Number of translation questions	10	50	100	200
The value of $r$	0.87	0.88	0.88	0.89

It was seen from Table 4 that there was a high similarity between the result obtained from the automatic scoring method and the manual scoring result as all values of $r$ were above 0.8. This meant that the automatic scoring closely aligned the manual scoring, thus making it suitable for automated checking of test papers in university English exams.

4 Conclusion

This paper designed an IGA-based automatic test paper generation method and an automatic scoring method for translation questions. Through experiments, it was found that compared with the traditional GA and the PSO algorithm, the IGA-based method generated test papers faster, with a higher success rate and higher quality. Additionally, the results obtained from the automatic scoring method closely matched the manual scoring results, demonstrating the effectiveness of the IGA. Therefore, the IGA can be applied in actual examinations to enhance their level of informatization and automation.

References

[1] A. Solyman, Z. Wang, Q. Tao, A. A. M. Elhag, M. Toseef, Z. Aleibeid, ‘Synthetic data with neural machine translation for automatic correction in arabic grammar’, Egypt. Inform. J., 22(3), pp. 303–315, 2021.

[2] S. Wang, N. Shrestha, A. K. Subburaman, J. Wang, M. Wei, N. Nagappan, ‘Automatic Unit Test Generation for Machine Learning Libraries: How Far Are We?’, 2021 IEEE/ACM 43rd International Conference on Software Engineering (ICSE), pp. 1548–1560, 2021.

[3] B. Yang, H. Xie, K. Ye, H. Qin, R. Zu, A. Liu, ‘Analysis of intelligent test paper generation method for online examination based on UML and particle swarm optimisation’, Int. J. Inform. Commun. Technol., 18(3), pp. 317–333, 2021.

[4] D. Wang, Y. Zhao, H. Lin, X. Zuo, Automatic scoring of Chinese fill-in-the-blank questions based on improved P-means, J. Intell. Fuzzy Syst., 40(3), pp. 5473–5482, 2021.

[5] Z. Yuan, ‘Interactive intelligent teaching and automatic composition scoring system based on linear regression machine learning algorithm’, J. Intell. Fuzzy Syst., 40(2), pp. 2069–2081, 2021.

[6] Q. F. Zhao, Y. F. Li, ‘Research and development of online examination system’, Adv. Mater. Res., 756–759, pp. 1110–1113, 2013.

[7] M. Yağci, M. Üünal, ‘Designing and Implementing an Adaptive Online Examination System’, Proc. Soc. Behav. Sci., 116:3079–3083, 2014.
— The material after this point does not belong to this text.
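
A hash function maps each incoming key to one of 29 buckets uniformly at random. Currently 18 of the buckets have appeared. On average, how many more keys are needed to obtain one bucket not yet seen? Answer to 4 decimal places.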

[8] B. Sadayapillai, K. Kottursamy, ‘A blockchain-based framework for transparent, secure, and verifiable online examination system’, J. Uncertain Syst., 15(03), 2022.

[9] A. Zemliak, ‘A modified genetic algorithm for system optimization’, COMPEL, 41(1), pp. 499–516, 2022.

[10] H. Yu, M. Zheng, W. Zhang, W. Nie, T. Bian, ‘Optimal design of helical flute of irregular tooth end milling cutter based on particle swarm optimization algorithm’, P. I. Mech. Eng. C. J. MEC, 236(7), 3323–3339, 2022.

[11] S. Vaziri, J. Abbatematteo, M. Fleisher, A. B. Dru, D. T. Lockney, P. S. Kubilis, D. J. Hoh, ‘Correlation of perioperative risk scores with hospital costs in neurosurgical patients’, J. Neurosurg., 132(3), pp. 818–824, 2019.

Biography

Han Yang, born in 1982, has received the master’s degree of education from He’nan Normal University in December 2014. She is a lecturer and is working in Anyang Vocational and Technical College. She is interested in English language teaching.